Ждали Валентина Григорьевича и в Калининграде. Городе почти уже не русском, скупаемом и заселяемом иноземными претендентами на эту землю. Оттого еще напряженнее ждали! С почти мистическим, — так признался мне наш давний автор, калининградский писатель Андрей Старцев, — чувством. Заранее загадав: если Распутин, с его проницательностью, почувствует, что эта полоска суши у Балтики — действительно русская земля, что живут здесь такие же русские, как в родной для Валентина Григорьевича Сибири, то и надежда остается отстоять город и край в борьбе политической и экономической, развернувшейся вокруг Калининграда. В августе 2001 года Распутин побывал в Калининграде, встречался с читателями, активистами патриотических организаций, железнодорожниками, руководством области. Об этих встречах, о своих мыслях и переживаниях «около Распутина» рассказывает Андрей Старцев. Материал оказался особенно кстати в канун 65-летия Валентина Распутина.
Андрей Старцев
Русский писатель на краю русской земли
Какое же это наслаждение — читать Распутина!
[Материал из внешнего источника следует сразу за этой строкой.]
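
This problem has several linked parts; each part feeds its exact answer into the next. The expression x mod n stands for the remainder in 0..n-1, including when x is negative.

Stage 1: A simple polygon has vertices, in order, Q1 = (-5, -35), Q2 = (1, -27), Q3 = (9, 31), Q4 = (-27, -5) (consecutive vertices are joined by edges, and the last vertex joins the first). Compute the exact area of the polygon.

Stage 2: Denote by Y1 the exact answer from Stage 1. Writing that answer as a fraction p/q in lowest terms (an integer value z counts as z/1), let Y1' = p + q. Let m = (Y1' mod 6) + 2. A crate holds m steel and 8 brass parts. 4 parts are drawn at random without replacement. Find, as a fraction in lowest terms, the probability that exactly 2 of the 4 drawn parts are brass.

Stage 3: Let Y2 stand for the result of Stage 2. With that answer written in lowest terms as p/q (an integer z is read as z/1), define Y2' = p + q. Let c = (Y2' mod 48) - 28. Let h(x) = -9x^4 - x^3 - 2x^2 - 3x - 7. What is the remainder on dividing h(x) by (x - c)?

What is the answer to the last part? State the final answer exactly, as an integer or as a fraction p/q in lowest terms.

Stage 1: cross terms: (-5*-27 - 1*-35)=170, (1*31 - 9*-27)=274, (9*-5 - -27*31)=792, (-27*-35 - -5*-5)=920; twice the area = |2156| = 2156; area = 1078; answer 1078
Stage 2: Y1 = 1078; threaded value p + q = 1079; m = 7; total draws C(15,4) = 1365; favorable C(8,2)*C(7,2) = 588; P = 28/65; answer 28/65
Stage 3: Y2 = 28/65; threaded value p + q = 93; c = 17; remainder = value at the root: -9*(17)^4 - 1*(17)^3 - 2*(17)^2 - 3*(17)^1 - 7 = (-751689) + (-4913) + (-578) + (-51) + (-7) = -757238; answer -757238

-757238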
Следить, как он ведет тебя по тончайшим извивам человеческой души, чаще женской, что поразительно; впитывать в себя его язык, цветной, нежно звучащий, построенный на полутонах, четвертьтонах и еще неведомо каких долях тона, которые он выводит на бумаге, словно виртуоз-скрипач на скрипке, словно живописец-акварелист на ватмане; поражаться его описаниям природы, могучей, но доброй к человеку; удивляться: ведь в твоем западнорусском сознании сибирская природа — суровая, мрачная, таящая неведомую угрозу, — и убеждать себя — верить надо Распутину, потому что ты наблюдал ее лишь проездом мимо Байкала, а Распутин ее кровное дитя…
Его проза гениальна. Я вспоминаю иногда рассказ Анатолия Пантелеевича Соболева о том, что во время учебы на Высших литературных курсах три самых способных слушателя: Астафьев, Носов и Распутин заключили соглашение: ни одна строка ни у одного из них не должна выходить в свет, не получив одобрения двух других участников соглашения. Легенда, каких много ходит вокруг Распутина? Может быть; но я склонен считать ее правдой. Подтверждение тому — ответ на вопрос, заданный Распутину на встрече в Калининграде. Его спросили: как вы относитесь к сходу Астафьева с патриотических позиций? Он ответил: на этот счет Виктору Петровичу написал осуждающее письмо Носов, которое отражает и мое отношение.